Our holy Lord experienced a terrible sinking and melting of soul. “The spirit of a man can endure his sickness, but as for a broken spirit who can bear it?” Deep depression of spirit is the most grievous of all trials; everything else besides is as nothing. The suffering Savior might well cry to his God, “Be not far from me,” for above all other seasons a man needs his God when his heart is melted within him because of heaviness. Believer, come near the cross this morning, and humbly adore the King of glory as having once been brought far lower, in mental distress and inward anguish, than any one among us; and mark his fitness to become a faithful High Priest, who can be touched with sympathy for our infirmities.

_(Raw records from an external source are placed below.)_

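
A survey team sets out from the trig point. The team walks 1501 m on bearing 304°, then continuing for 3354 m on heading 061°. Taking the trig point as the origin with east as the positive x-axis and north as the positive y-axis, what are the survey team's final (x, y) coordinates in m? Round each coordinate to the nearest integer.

(1689, 2465)

Leg 1 (304°, 1501 m): east 1501 sin 304° = -1244.39, north 1501 cos 304° = 839.35
Leg 2 (061°, 3354 m): east 3354 sin 61° = 2933.47, north 3354 cos 61° = 1626.05
Summing: 1689.09 m east, 2465.40 m north → (1689, 2465).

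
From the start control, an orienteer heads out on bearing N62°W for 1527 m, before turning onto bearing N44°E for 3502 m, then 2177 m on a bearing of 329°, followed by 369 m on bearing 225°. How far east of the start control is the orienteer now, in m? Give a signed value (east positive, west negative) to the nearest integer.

Leg 1 (N62°W, 1527 m): east 1527 sin 298° = -1348.26, north 1527 cos 298° = 716.88
Leg 2 (N44°E, 3502 m): east 3502 sin 44° = 2432.69, north 3502 cos 44° = 2519.13
Leg 3 (329°, 2177 m): east 2177 sin 329° = -1121.24, north 2177 cos 329° = 1866.05
Leg 4 (225°, 369 m): east 369 sin 225° = -260.92, north 369 cos 225° = -260.92
Net east component: -297.73 m.

-298 m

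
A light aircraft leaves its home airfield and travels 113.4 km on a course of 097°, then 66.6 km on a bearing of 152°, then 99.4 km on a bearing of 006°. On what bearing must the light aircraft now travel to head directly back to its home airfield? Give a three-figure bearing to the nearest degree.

Leg 1 (097°, 113.4 km): east 113.4 sin 97° = 112.55, north 113.4 cos 97° = -13.82
Leg 2 (152°, 66.6 km): east 66.6 sin 152° = 31.27, north 66.6 cos 152° = -58.80
Leg 3 (006°, 99.4 km): east 99.4 sin 6° = 10.39, north 99.4 cos 6° = 98.86
Net displacement: 154.21 east, 26.23 north. Direction back to start is (-154.21, -26.23): bearing = atan2(-154.21, -26.23) mod 360° = 260.35° ≈ 260°.

260°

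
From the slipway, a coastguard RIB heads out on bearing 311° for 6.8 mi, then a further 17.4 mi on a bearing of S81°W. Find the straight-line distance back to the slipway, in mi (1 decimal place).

Leg 1 (311°, 6.8 mi): east 6.8 sin 311° = -5.13, north 6.8 cos 311° = 4.46
Leg 2 (S81°W, 17.4 mi): east 17.4 sin 261° = -17.19, north 17.4 cos 261° = -2.72
Net: -22.32 east, 1.74 north. Distance = √((-22.32)² + (1.74)²) = 22.385 mi.

22.4 mi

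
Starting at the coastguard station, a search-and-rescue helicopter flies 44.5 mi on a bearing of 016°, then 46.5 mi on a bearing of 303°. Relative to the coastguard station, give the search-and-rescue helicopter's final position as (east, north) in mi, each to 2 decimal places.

(-26.73, 68.10)

Leg 1 (016°, 44.5 mi): east 44.5 sin 16° = 12.27, north 44.5 cos 16° = 42.78
Leg 2 (303°, 46.5 mi): east 46.5 sin 303° = -39.00, north 46.5 cos 303° = 25.33
Summing: -26.73 mi east, 68.10 mi north → (-26.73, 68.10).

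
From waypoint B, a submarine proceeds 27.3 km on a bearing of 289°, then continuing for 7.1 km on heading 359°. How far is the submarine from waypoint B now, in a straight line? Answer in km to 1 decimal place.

30.5 km

Leg 1 (289°, 27.3 km): east 27.3 sin 289° = -25.81, north 27.3 cos 289° = 8.89
Leg 2 (359°, 7.1 km): east 7.1 sin 359° = -0.12, north 7.1 cos 359° = 7.10
Net: -25.94 east, 15.99 north. Distance = √((-25.94)² + (15.99)²) = 30.468 km.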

Especially let those of us whose sadness springs directly from the withdrawal of a present sense of our Father’s love, enter into near and intimate communion with Jesus. Let us not give way to despair, since through this dark room the Master has passed before us. Our souls may sometimes long and faint, and thirst even to the point of anguish, to behold the light of the Lord’s countenance: at such times let us stay ourselves with the sweet fact of the sympathy of our great High Priest. Our drops of sorrow may well be forgotten in the ocean of his grief; but how high ought our love rise! Come in, O strong and deep love of Jesus, like the flooding sea in spring tides; cover all my abilities, drown all my sins, wash out all my cares, lift my earth-bound soul, and float it right up to my Lord’s feet. There let me lie, a poor broken shell, washed up by his love, having no virtue or value; and only venturing to whisper to him that if he will put his ear to me, he will hear within my heart faint echoes of the vast waves of his own love which have brought me where it is my delight to lie, even at his feet forever.